Defining Definitions Down
From The Wall Street JournalKeywords for American Cultural Studies
Edited by Bruce Burgett and Glenn Hendler
New York University, 288 pages, $22.95
In 1976, the British Marxist critic Raymond Williams published Keywords: A Vocabulary of Culture and Society. It was a work of genuine scholarship, tracing the semantic histories of certain words — such as “alienation”, “bourgeois”, “country” and “development” — that have specialized political meanings. However odious Williams’s politics might have been (he died in 1988), he at least had the wit, when defining “jargon,” to note that “it is . . . in relation to an opposing intellectual position such as Marxism that some of the most regular dismissive uses of ‘jargon’ are now found.’”
Now comes Keywords for American Cultural Studies, modeled on Williams’s work, except that editors Bruce Burgett and Glenn Hendler have dispensed with scholarship, humor and even the semantic history of the “keywords” under discussion. Instead, the words’ political meaning is all that matters — or at least it is all that matters in cultural studies departments at universities across America, where this book no doubt will prove catnip for professors. As it happens, Mr. Burgett, a professor of Interdisciplinary Arts and Sciences at the University of Washington, and Mr. Hendler, who teaches English and American Studies at Fordham University in New York, have foregone providing their own analysis of “jargon,” possibly because the book itself amounts to a 288-page definition of the word.
Keywords
does begin with a formal bow toward Williams’s distinction between words as they are used in specialized political vocabularies and as they are regarded by philologists or lexicographers — who are rather condescendingly described here as offering a mere “discourse of expertise” to which these political “vocabularies,” with their “critical interdisciplinarity,” may be expected to “provide a counterpoint.”
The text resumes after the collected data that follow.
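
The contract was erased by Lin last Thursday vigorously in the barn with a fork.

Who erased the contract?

'Lin' marks the agent of the erasing event.

Lin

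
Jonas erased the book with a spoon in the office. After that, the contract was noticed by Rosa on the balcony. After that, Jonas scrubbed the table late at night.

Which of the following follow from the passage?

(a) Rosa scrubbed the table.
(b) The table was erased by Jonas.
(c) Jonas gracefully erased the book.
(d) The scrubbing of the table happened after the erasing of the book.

(d)

(a) Not entailed — the passage has Jonas scrubbing the table, not Rosa.
(b) Not entailed — Jonas erased the book, not the table; the table belongs to the scrubbing event.
(c) Not entailed — 'gracefully' adds information not in the original event.
(d) Entailed — the narrative places the erasing before the scrubbing.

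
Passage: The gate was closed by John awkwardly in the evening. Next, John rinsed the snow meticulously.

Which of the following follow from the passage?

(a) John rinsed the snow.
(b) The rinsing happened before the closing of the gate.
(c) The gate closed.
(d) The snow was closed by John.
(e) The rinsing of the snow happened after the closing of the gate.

(a), (c), (e)

(a) Entailed — every conjunct here is already in the original rinsing event.
(b) Not entailed — the narrative places the closing before the rinsing, not after.
(c) Entailed — 'John closed the gate' is causative; it entails the inchoative 'the gate closed'.
(d) Not entailed — John closed the gate, not the snow; the snow belongs to the rinsing event.
(e) Entailed — the narrative places the closing before the rinsing.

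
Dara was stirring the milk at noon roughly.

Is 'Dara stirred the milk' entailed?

yes

'stir' is atelic; if Dara was stirring the milk, then Dara stirred the milk (for some time).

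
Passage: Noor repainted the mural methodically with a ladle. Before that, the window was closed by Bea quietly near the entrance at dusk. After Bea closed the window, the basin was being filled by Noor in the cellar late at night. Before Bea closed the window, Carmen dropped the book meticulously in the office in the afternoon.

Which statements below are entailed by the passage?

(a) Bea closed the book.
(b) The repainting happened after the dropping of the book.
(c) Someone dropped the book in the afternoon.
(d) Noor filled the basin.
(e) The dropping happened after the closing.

(b), (c)

(a) Not entailed — Bea closed the window, not the book; the book belongs to the dropping event.
(b) Entailed — the narrative places the dropping before the repainting.
(c) Entailed — the original entails any weakening of itself; this just drops 'in the office', 'meticulously' and generalizes the agent.
(d) Not entailed — 'was filling' is progressive on an accomplishment; it does not entail the completed 'filled'.
(e) Not entailed — the narrative places the dropping before the closing, not after.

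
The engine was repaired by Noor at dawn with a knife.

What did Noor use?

'with a knife' marks the instrument of the repairing event.

a knife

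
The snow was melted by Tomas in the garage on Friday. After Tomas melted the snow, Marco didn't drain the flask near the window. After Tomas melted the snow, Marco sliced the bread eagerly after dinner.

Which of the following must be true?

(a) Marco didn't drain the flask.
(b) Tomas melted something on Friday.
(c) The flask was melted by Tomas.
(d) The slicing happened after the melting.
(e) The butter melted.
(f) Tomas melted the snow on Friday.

(a) Not entailed — dropping 'near the window' under negation is not valid — the original leaves open that Marco drained the flask some other way.
(b) Entailed — every conjunct here is already in the original melting event.
(c) Not entailed — Tomas melted the snow, not the flask; the flask belongs to the draining event.
(d) Entailed — the narrative places the melting before the slicing.
(e) Not entailed — the snow is what melted, not the butter.
(f) Entailed — the original entails any weakening of itself; this just drops 'in the garage'.

(b), (d), (f)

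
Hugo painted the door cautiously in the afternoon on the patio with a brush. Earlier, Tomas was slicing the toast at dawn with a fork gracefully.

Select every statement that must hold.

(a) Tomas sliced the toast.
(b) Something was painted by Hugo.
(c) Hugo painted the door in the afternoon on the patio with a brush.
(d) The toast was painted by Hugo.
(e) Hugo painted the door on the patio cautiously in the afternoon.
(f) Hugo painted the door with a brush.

(a) Not entailed — 'was slicing' is progressive on an accomplishment; it does not entail the completed 'sliced'.
(b) Entailed — dropping 'with a brush', 'on the patio', 'in the afternoon', 'cautiously' and generalizing the patient leaves a sub-description the original still satisfies.
(c) Entailed — this follows by dropping conjuncts from the painting event's description.
(d) Not entailed — Hugo painted the door, not the toast; the toast belongs to the slicing event.
(e) Entailed — every conjunct here is already in the original painting event.
(f) Entailed — dropping 'on the patio', 'in the afternoon', 'cautiously' leaves a sub-description the original still satisfies.

(b), (c), (e), (f)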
But it is a counterpoint without melody. The Burgett and Hendler “vocabularies” have nothing but contempt for the “discourse of expertise,” i.e., traditional language scholarship. The new political vocabularies, they say, “treat knowledge not as a product of research that can be validated only in established disciplines and by credentialing institutions, but as a process that is responsive to the diverse constituencies that use and revise the meanings of the keywords that govern our understandings of the present, the future, and the past.”
I can’t remember when I’ve read quite such a chilling passage as that. It’s another way of saying that you can forget about the immensely complex historical facts of language and meaning. Meanings are ideologically determined. It used to be Humpty Dumpty who insisted: “When I use a word, it means just what I choose it to mean — neither more nor less.” Now it’s “diverse constituencies” making it up as they go along. What words actually have meant to English speakers up until the day before yesterday is of no interest to the contributors to Keywords.
To understand how this politicization of language works in practice, consider a word such as “family.” Carla L. Peterson, a professor of English, women’s studies, American studies and African-American studies at the University of Maryland, writes the book’s article on this word, taking off from Williams’s observation that the family as we understand it today is an invention of the 19th-century bourgeoisie.
Now as then, she goes on to tell us, the bourgeois family “often functions as a code word intended to stigmatize the deviant, those placed beyond the norm by virtue of their race, sexuality, class, or other social identities.”
Say that this observation is true. Is it central to the meaning of the word “family” as most people understand it? Aren’t families more important for what they include than what they exclude? Not to Prof. Peterson, whose focus is entirely on “family” as an instrument of exclusion — and therefore oppression.
After Prof. Peterson expatiates on the attempts of the African-American family, outlawed under slavery, to assimilate itself to bourgeois and patriarchal norms, she hails the advent of “brave new families” that are “indifferent to traditional concepts of blood, nuclear structures, and lineage” and are “the result of resourceful and creative action.” Meanwhile, she says, “social conservatives” feebly protest their loss of power “to exclude deviants from the national family.”
Regardless of what you might think of Prof. Peterson’s celebration of the “brave new families,” her discussion leaves out a great deal and begs a lot of questions that those “social conservatives” might want to raise if they were treated as anything but a force of reaction.
“Reaction,” by the way, is not in the book, though you might have thought it a keyword, so useful is it for excluding political deviants. “Capitalism” is here (“not just an economic structure, but also the conflicts and contradictions inherent in that structure”), but not “socialism”, “sexism”, “racism” or “homophobia,” which might seem a bit odd, considering how central these concepts are to the ideology out of which this book has been written.
But a moment’s thought should tell us why. These “keywords” are just a little too key. If the same sort of deconstruction were practiced on them that “capitalism” or “economy” or “colonial” or “empire” are submitted to, the exercise might bring down this intellectual house of cards.